1.  Metode Konvensional
    Pembuatan arang dengan cara timbun merupakan cara tradisional, banyak dilakukan di pedesaan dan tidak memerlukan biaya produksi tinggi. Arang yang dihasilkan umumnya hanya digunakan untuk bahan bakar dalam rumah tangga.

    Pada metode pembuatan arang dengan kiln baik earth maupun portable kiln, kayu langsung berhubungan dengan pemanas atau api dan tujuan utamanya memproduksi arang kayu.  Metode kiln yang sangat sederhana adalah pembuatan arang dengan timbunan tanah. Prinsip kerjanya adalah kayu yang membara memberikan panas untuk berlangsungnya proses pengarangan.

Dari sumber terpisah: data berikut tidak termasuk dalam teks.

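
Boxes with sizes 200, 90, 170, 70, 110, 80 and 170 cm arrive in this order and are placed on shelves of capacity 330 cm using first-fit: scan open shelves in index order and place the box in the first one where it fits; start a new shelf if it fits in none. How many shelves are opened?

  200 → shelf 1 (new)  [load 200/330]
  90 → shelf 1  [load 290/330]
  170 → shelf 2 (new)  [load 170/330]
  70 → shelf 2  [load 240/330]
  110 → shelf 3 (new)  [load 110/330]
  80 → shelf 2  [load 320/330]
  170 → shelf 3  [load 280/330]
3 shelves opened.

3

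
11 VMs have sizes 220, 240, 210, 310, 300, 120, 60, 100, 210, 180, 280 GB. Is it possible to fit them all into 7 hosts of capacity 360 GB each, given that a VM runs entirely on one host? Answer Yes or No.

Total = 2230 GB; ⌈2230/360⌉ = 7.
The bound of 7 does not rule out 7, but exhaustive search shows no assignment into 7 hosts of capacity 360 GB exists — the minimum is 8.

No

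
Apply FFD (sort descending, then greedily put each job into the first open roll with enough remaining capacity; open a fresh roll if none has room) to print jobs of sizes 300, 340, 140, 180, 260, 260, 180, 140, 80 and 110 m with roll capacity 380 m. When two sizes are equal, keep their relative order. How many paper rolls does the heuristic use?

6

Sorted descending: 340, 300, 260, 260, 180, 180, 140, 140, 110, 80.
  340 → roll 1 (new)  [load 340/380]
  300 → roll 2 (new)  [load 300/380]
  260 → roll 3 (new)  [load 260/380]
  260 → roll 4 (new)  [load 260/380]
  180 → roll 5 (new)  [load 180/380]
  180 → roll 5  [load 360/380]
  140 → roll 6 (new)  [load 140/380]
  140 → roll 6  [load 280/380]
  110 → roll 3  [load 370/380]
  80 → roll 2  [load 380/380]
6 paper rolls opened.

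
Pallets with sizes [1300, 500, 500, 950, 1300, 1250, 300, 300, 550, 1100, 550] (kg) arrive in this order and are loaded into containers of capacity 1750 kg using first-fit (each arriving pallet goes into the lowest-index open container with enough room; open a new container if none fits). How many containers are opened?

  1300 → container 1 (new)  [load 1300/1750]
  500 → container 2 (new)  [load 500/1750]
  500 → container 2  [load 1000/1750]
  950 → container 3 (new)  [load 950/1750]
  1300 → container 4 (new)  [load 1300/1750]
  1250 → container 5 (new)  [load 1250/1750]
  300 → container 1  [load 1600/1750]
  300 → container 2  [load 1300/1750]
  550 → container 3  [load 1500/1750]
  1100 → container 6 (new)  [load 1100/1750]
  550 → container 6  [load 1650/1750]
6 containers opened.

6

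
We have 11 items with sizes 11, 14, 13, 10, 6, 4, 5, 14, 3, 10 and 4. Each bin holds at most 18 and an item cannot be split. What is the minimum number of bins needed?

6

Total = 14 + 14 + 13 + 11 + 10 + 10 + 6 + 5 + 4 + 4 + 3 = 94.
Lower bound: ⌈94/18⌉ = 6 bins.
A packing using 6 bins:
  bin 1: 14 + 4 = 18
  bin 2: 14 + 4 = 18
  bin 3: 13 + 5 = 18
  bin 4: 11 + 6 = 17
  bin 5: 10 + 3 = 13
  bin 6: 10 = 10
This matches the lower bound, so 6 is optimal.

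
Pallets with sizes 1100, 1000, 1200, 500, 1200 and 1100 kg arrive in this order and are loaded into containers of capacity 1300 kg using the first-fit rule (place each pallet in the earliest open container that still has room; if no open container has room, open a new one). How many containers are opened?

  1100 → container 1 (new)  [load 1100/1300]
  1000 → container 2 (new)  [load 1000/1300]
  1200 → container 3 (new)  [load 1200/1300]
  500 → container 4 (new)  [load 500/1300]
  1200 → container 5 (new)  [load 1200/1300]
  1100 → container 6 (new)  [load 1100/1300]
6 containers opened.

6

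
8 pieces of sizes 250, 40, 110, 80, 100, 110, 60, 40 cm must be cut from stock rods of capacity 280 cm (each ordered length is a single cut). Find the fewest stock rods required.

3

Total = 250 + 110 + 110 + 100 + 80 + 60 + 40 + 40 = 790 cm.
Lower bound: ⌈790/280⌉ = 3 stock rods.
A packing using 3 stock rods:
  stock rod 1: 250 = 250
  stock rod 2: 110 + 110 + 60 = 280
  stock rod 3: 100 + 80 + 40 + 40 = 260
This matches the lower bound, so 3 is optimal.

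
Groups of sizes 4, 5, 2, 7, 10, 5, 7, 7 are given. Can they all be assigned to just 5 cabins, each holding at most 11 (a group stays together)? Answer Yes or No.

A valid assignment using 5 cabins:
  cabin 1: 10 = 10
  cabin 2: 7 + 4 = 11
  cabin 3: 7 + 2 = 9
  cabin 4: 7 = 7
  cabin 5: 5 + 5 = 10
Every load is within 11, so 5 cabins suffice.

Yes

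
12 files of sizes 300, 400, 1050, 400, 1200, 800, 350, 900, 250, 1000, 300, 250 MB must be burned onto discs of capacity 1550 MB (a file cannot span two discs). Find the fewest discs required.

5

Total = 1200 + 1050 + 1000 + 900 + 800 + 400 + 400 + 350 + 300 + 300 + 250 + 250 = 7200 MB.
Lower bound: ⌈7200/1550⌉ = 5 discs.
A packing using 5 discs:
  disc 1: 1200 + 350 = 1550
  disc 2: 1050 + 400 = 1450
  disc 3: 1000 + 400 = 1400
  disc 4: 900 + 300 + 300 = 1500
  disc 5: 800 + 250 + 250 = 1300
This matches the lower bound, so 5 is optimal.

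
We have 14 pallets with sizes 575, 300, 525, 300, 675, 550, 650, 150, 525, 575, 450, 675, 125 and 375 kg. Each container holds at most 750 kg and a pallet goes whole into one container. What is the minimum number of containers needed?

Total = 675 + 675 + 650 + 575 + 575 + 550 + 525 + 525 + 450 + 375 + 300 + 300 + 150 + 125 = 6450 kg.
Lower bound: ⌈6450/750⌉ = 9 containers.
A packing using 10 containers:
  container 1: 675 = 675
  container 2: 675 = 675
  container 3: 650 = 650
  container 4: 575 + 150 = 725
  container 5: 575 + 125 = 700
  container 6: 550 = 550
  container 7: 525 = 525
  container 8: 525 = 525
  container 9: 450 + 300 = 750
  container 10: 375 + 300 = 675
No arrangement into 9 containers stays within capacity, so 10 is optimal.

10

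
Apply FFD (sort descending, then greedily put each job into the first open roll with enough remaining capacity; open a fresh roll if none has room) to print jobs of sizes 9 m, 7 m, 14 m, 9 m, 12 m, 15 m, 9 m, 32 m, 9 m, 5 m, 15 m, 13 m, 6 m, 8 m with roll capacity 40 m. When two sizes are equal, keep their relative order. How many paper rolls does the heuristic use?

Sorted descending: 32, 15, 15, 14, 13, 12, 9, 9, 9, 9, 8, 7, 6, 5.
  32 → roll 1 (new)  [load 32/40]
  15 → roll 2 (new)  [load 15/40]
  15 → roll 2  [load 30/40]
  14 → roll 3 (new)  [load 14/40]
  13 → roll 3  [load 27/40]
  12 → roll 3  [load 39/40]
  9 → roll 2  [load 39/40]
  9 → roll 4 (new)  [load 9/40]
  9 → roll 4  [load 18/40]
  9 → roll 4  [load 27/40]
  8 → roll 1  [load 40/40]
  7 → roll 4  [load 34/40]
  6 → roll 4  [load 40/40]
  5 → roll 5 (new)  [load 5/40]
5 paper rolls opened.

5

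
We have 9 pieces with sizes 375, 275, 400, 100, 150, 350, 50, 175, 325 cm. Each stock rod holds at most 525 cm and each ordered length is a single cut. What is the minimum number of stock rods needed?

5

Total = 400 + 375 + 350 + 325 + 275 + 175 + 150 + 100 + 50 = 2200 cm.
Lower bound: ⌈2200/525⌉ = 5 stock rods.
A packing using 5 stock rods:
  stock rod 1: 400 + 100 = 500
  stock rod 2: 375 + 150 = 525
  stock rod 3: 350 + 175 = 525
  stock rod 4: 325 + 50 = 375
  stock rod 5: 275 = 275
This matches the lower bound, so 5 is optimal.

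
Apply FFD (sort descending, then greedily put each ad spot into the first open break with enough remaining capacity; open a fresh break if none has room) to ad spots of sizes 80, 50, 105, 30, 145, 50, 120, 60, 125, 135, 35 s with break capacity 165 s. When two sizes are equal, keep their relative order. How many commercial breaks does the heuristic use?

7

Sorted descending: 145, 135, 125, 120, 105, 80, 60, 50, 50, 35, 30.
  145 → break 1 (new)  [load 145/165]
  135 → break 2 (new)  [load 135/165]
  125 → break 3 (new)  [load 125/165]
  120 → break 4 (new)  [load 120/165]
  105 → break 5 (new)  [load 105/165]
  80 → break 6 (new)  [load 80/165]
  60 → break 5  [load 165/165]
  50 → break 6  [load 130/165]
  50 → break 7 (new)  [load 50/165]
  35 → break 3  [load 160/165]
  30 → break 2  [load 165/165]
7 commercial breaks opened.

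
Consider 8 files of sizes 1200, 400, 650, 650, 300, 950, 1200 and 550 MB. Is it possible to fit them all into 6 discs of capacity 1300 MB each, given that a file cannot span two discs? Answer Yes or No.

A valid assignment using 5 discs:
  disc 1: 1200 = 1200
  disc 2: 1200 = 1200
  disc 3: 950 + 300 = 1250
  disc 4: 650 + 650 = 1300
  disc 5: 550 + 400 = 950
That uses only 5 ≤ 6, so 6 discs are enough.

Yes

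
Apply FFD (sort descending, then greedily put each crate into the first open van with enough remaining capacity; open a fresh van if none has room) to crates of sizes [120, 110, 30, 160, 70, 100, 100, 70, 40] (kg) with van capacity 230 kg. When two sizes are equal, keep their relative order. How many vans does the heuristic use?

Sorted descending: 160, 120, 110, 100, 100, 70, 70, 40, 30.
  160 → van 1 (new)  [load 160/230]
  120 → van 2 (new)  [load 120/230]
  110 → van 2  [load 230/230]
  100 → van 3 (new)  [load 100/230]
  100 → van 3  [load 200/230]
  70 → van 1  [load 230/230]
  70 → van 4 (new)  [load 70/230]
  40 → van 4  [load 110/230]
  30 → van 3  [load 230/230]
4 vans opened.

4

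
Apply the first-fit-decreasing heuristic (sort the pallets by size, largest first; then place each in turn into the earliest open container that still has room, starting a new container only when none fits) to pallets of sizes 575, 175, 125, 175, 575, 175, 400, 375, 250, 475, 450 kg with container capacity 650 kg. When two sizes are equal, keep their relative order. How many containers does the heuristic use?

Sorted descending: 575, 575, 475, 450, 400, 375, 250, 175, 175, 175, 125.
  575 → container 1 (new)  [load 575/650]
  575 → container 2 (new)  [load 575/650]
  475 → container 3 (new)  [load 475/650]
  450 → container 4 (new)  [load 450/650]
  400 → container 5 (new)  [load 400/650]
  375 → container 6 (new)  [load 375/650]
  250 → container 5  [load 650/650]
  175 → container 3  [load 650/650]
  175 → container 4  [load 625/650]
  175 → container 6  [load 550/650]
  125 → container 7 (new)  [load 125/650]
7 containers opened.

7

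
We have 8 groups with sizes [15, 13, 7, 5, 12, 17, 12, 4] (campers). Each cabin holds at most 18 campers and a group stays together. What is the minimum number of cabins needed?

Total = 17 + 15 + 13 + 12 + 12 + 7 + 5 + 4 = 85 campers.
Lower bound: ⌈85/18⌉ = 5 cabins.
A packing using 6 cabins:
  cabin 1: 17 = 17
  cabin 2: 15 = 15
  cabin 3: 13 + 5 = 18
  cabin 4: 12 + 4 = 16
  cabin 5: 12 = 12
  cabin 6: 7 = 7
No arrangement into 5 cabins stays within capacity, so 6 is optimal.

6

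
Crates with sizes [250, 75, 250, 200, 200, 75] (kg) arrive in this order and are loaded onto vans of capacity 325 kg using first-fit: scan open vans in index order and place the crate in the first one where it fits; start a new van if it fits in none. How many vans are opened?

4

  250 → van 1 (new)  [load 250/325]
  75 → van 1  [load 325/325]
  250 → van 2 (new)  [load 250/325]
  200 → van 3 (new)  [load 200/325]
  200 → van 4 (new)  [load 200/325]
  75 → van 2  [load 325/325]
4 vans opened.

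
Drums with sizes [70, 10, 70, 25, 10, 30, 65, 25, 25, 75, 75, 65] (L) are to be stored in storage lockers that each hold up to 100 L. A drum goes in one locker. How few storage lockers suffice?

Total = 75 + 75 + 70 + 70 + 65 + 65 + 30 + 25 + 25 + 25 + 10 + 10 = 545 L.
Lower bound: ⌈545/100⌉ = 6 storage lockers.
A packing using 6 storage lockers:
  locker 1: 75 + 25 = 100
  locker 2: 75 + 25 = 100
  locker 3: 70 + 30 = 100
  locker 4: 70 + 25 = 95
  locker 5: 65 + 10 + 10 = 85
  locker 6: 65 = 65
This matches the lower bound, so 6 is optimal.

6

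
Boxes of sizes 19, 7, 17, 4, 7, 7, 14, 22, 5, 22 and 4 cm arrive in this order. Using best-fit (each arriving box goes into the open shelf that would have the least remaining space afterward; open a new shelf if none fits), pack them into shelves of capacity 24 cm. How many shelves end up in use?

  19 → shelf 1 (new)  [load 19/24]
  7 → shelf 2 (new)  [load 7/24]
  17 → shelf 2  [load 24/24]
  4 → shelf 1  [load 23/24]
  7 → shelf 3 (new)  [load 7/24]
  7 → shelf 3  [load 14/24]
  14 → shelf 4 (new)  [load 14/24]
  22 → shelf 5 (new)  [load 22/24]
  5 → shelf 3  [load 19/24]
  22 → shelf 6 (new)  [load 22/24]
  4 → shelf 3  [load 23/24]
6 shelves opened.

6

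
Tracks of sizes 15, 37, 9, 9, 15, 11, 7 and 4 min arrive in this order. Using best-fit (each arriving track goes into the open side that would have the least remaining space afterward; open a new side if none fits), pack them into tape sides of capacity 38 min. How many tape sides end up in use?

3

  15 → side 1 (new)  [load 15/38]
  37 → side 2 (new)  [load 37/38]
  9 → side 1  [load 24/38]
  9 → side 1  [load 33/38]
  15 → side 3 (new)  [load 15/38]
  11 → side 3  [load 26/38]
  7 → side 3  [load 33/38]
  4 → side 1  [load 37/38]
3 tape sides opened.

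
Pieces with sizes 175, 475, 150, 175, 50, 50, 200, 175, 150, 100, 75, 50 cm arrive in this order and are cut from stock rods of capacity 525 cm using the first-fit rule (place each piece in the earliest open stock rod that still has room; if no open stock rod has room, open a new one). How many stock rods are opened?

4

  175 → stock rod 1 (new)  [load 175/525]
  475 → stock rod 2 (new)  [load 475/525]
  150 → stock rod 1  [load 325/525]
  175 → stock rod 1  [load 500/525]
  50 → stock rod 2  [load 525/525]
  50 → stock rod 3 (new)  [load 50/525]
  200 → stock rod 3  [load 250/525]
  175 → stock rod 3  [load 425/525]
  150 → stock rod 4 (new)  [load 150/525]
  100 → stock rod 3  [load 525/525]
  75 → stock rod 4  [load 225/525]
  50 → stock rod 4  [load 275/525]
4 stock rods opened.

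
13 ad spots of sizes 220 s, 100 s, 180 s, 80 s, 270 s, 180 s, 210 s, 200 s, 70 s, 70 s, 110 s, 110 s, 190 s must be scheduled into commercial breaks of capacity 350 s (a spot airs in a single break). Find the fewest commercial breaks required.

Total = 270 + 220 + 210 + 200 + 190 + 180 + 180 + 110 + 110 + 100 + 80 + 70 + 70 = 1990 s.
Lower bound: ⌈1990/350⌉ = 6 commercial breaks.
Also, 7 ad spots each exceed 175 s, and no two of those can share a break, so at least 7 commercial breaks are needed.
A packing using 7 commercial breaks:
  break 1: 270 + 80 = 350
  break 2: 220 + 110 = 330
  break 3: 210 + 110 = 320
  break 4: 200 + 100 = 300
  break 5: 190 + 70 + 70 = 330
  break 6: 180 = 180
  break 7: 180 = 180
This matches the lower bound, so 7 is optimal.

7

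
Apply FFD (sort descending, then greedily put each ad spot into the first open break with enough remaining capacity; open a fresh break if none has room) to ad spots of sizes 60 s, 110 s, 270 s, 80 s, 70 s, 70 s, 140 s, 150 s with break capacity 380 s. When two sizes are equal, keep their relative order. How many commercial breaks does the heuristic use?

3

Sorted descending: 270, 150, 140, 110, 80, 70, 70, 60.
  270 → break 1 (new)  [load 270/380]
  150 → break 2 (new)  [load 150/380]
  140 → break 2  [load 290/380]
  110 → break 1  [load 380/380]
  80 → break 2  [load 370/380]
  70 → break 3 (new)  [load 70/380]
  70 → break 3  [load 140/380]
  60 → break 3  [load 200/380]
3 commercial breaks opened.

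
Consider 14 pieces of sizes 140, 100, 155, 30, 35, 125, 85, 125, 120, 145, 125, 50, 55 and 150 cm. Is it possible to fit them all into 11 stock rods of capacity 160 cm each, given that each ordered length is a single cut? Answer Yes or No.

Yes

A valid assignment using 10 stock rods:
  stock rod 1: 155 = 155
  stock rod 2: 150 = 150
  stock rod 3: 145 = 145
  stock rod 4: 140 = 140
  stock rod 5: 125 + 35 = 160
  stock rod 6: 125 + 30 = 155
  stock rod 7: 125 = 125
  stock rod 8: 120 = 120
  stock rod 9: 100 + 55 = 155
  stock rod 10: 85 + 50 = 135
That uses only 10 ≤ 11, so 11 stock rods are enough.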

    Keuntungan pembuatan arang dengan cara timbun diperoleh kemudahan dalam penetapan lokasi pengarangan, penyesuaian timbunan dengan jumlah bahan baku yang tersedia dan dalam memproduksi arang dapat dilakukan dengan modal yang kecil.  Selain itu, metode timbun juga mempunyai kelemahan yaitu proses karbonisasi tidak dapat diamati secara cermat atau sulit dikontrol dan proses pengarangan memerlukan waktu lama serta rendemen arang umumnya rendah.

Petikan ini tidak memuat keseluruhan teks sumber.